The new Rolling Hills course is 7,150 yards long from the back tees and just over 5,000 yards from the front tees. The course’s biggest challenges are on the large, contoured greens. The 18th green is 60 yards across, with a bunker, Easy Reader reported.

The roughs are fescue, the tall golden grass that gives color to coastal courses like St. Andrews. California Pepper, Eucalyptus, Stone Pine and Brisbane Box trees, all common to Palos Verdes, are widely spaced down the fairways, allowing for open vistas across the 160 acre course, nearly double the size of the old Rolling Hills course. Even at maturity, the trees will not block views of the LA basin, the San Gabriels and South Bay beaches, which are visible from the 17th Green, “if you crank your neck,” McLay Kidd conceded, Easy Reader reported.

“I want it to look like it’s been here 100 years,” he said.

The indoor practice facility opens on to the 400-yard deep driving range and includes a video system that analyzes a golfer’s clubhead speed, body and head movement and changes in heel and toe pressure. The putting greens have soil sensors that measure moisture and salinity and control watering. For membership play, moisture is maintained at between 14 and 20 percent. For tournaments, the moisture level will be reduced to a firmer, 12 percent to make the balls bounce more when they land, Easy Reader reported.

The moisture sensors are linked to the course’s 2,100, individually programmed sprinkler heads. Despite  being 1,000 yards longer than the old Rolling Hills course, the new course uses 30% less water, superintendent Bob Vaughey said.

Rolling Hills uses its own well water and captured runoff that washes down two canyons, west of the golf course. The runoff  used to flow through barrancas that crossed the old course and emptied into a cavernous, 150-foot deep, 1,000 yard wide sand quarry east of the course. There, the water was trapped by a faultline until it could percolate down to the water table. Kidd’s design called for caping the course with sand from the quarry and then scraping 6.5 million cubic yards of dirt (the equivalent of 6.5 Rose Bowls) from the course’s namesake hills into the quarry. The hills became fill for eight new holes, Easy Reader reported.
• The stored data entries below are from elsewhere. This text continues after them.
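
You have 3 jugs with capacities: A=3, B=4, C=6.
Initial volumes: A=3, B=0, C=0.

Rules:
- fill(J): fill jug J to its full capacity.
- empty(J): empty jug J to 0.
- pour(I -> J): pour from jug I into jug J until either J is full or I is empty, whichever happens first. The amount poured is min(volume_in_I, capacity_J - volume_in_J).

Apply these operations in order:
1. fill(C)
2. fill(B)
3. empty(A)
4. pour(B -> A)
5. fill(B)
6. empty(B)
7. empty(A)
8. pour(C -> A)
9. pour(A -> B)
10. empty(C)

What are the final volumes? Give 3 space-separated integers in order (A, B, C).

Answer: 0 3 0

Derivation:
Step 1: fill(C) -> (A=3 B=0 C=6)
Step 2: fill(B) -> (A=3 B=4 C=6)
Step 3: empty(A) -> (A=0 B=4 C=6)
Step 4: pour(B -> A) -> (A=3 B=1 C=6)
Step 5: fill(B) -> (A=3 B=4 C=6)
Step 6: empty(B) -> (A=3 B=0 C=6)
Step 7: empty(A) -> (A=0 B=0 C=6)
Step 8: pour(C -> A) -> (A=3 B=0 C=3)
Step 9: pour(A -> B) -> (A=0 B=3 C=3)
Step 10: empty(C) -> (A=0 B=3 C=0)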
Because there would no longer be a quarry to capture the runoff, Vaughey supervised the installation of nine, 5-foot in diameter, 240 foot deep pipes to carry the water down to the water table.  To irrigate the course, the water is pumped back to the surface, and into a pond between the 16th and 17th holes, at the rate of 600 gallons a minute.The water comes up a 640-foot deep shaft with a propeller at the bottom, driven by a 100 horsepower electric motor. In the pond, six more, 80-foot deep wells pump water to the 2,100, sprinkler heads, Easy Reader reported.

“At the 100,000 foot level, I think anything that makes golf more fun is good,” McLay Kidd said. “Looking at it from ground level, I’d hate it if everyone had to take a cart and use a phone app.”
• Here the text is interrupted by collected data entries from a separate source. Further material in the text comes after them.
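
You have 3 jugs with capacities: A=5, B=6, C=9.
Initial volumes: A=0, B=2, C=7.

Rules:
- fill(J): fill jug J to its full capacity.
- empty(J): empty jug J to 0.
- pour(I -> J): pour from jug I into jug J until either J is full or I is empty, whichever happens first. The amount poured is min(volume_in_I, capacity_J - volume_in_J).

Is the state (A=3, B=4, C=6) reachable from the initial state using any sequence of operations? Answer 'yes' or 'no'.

Answer: no

Derivation:
BFS explored all 260 reachable states.
Reachable set includes: (0,0,0), (0,0,1), (0,0,2), (0,0,3), (0,0,4), (0,0,5), (0,0,6), (0,0,7), (0,0,8), (0,0,9), (0,1,0), (0,1,1) ...
Target (A=3, B=4, C=6) not in reachable set → no.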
McLay Kidd’s least favorite technical advance isn’t digital. It’s the golf cart. “I like thinking about the next hole as I walk. I like the exercise. I like talking with members of my foursome. None of that happens in a cart,” he said. “But carts and all this tech stuff are optional. You can still play the game with a hickory stick and gutty ball.”

As the new golf course and new clubhouse neared completion, membership fees skyrocketed from $40,000 when work began, to $175,000, prompting the club to cap the fees to prevent them from becoming commoditized, Easy Reader reported.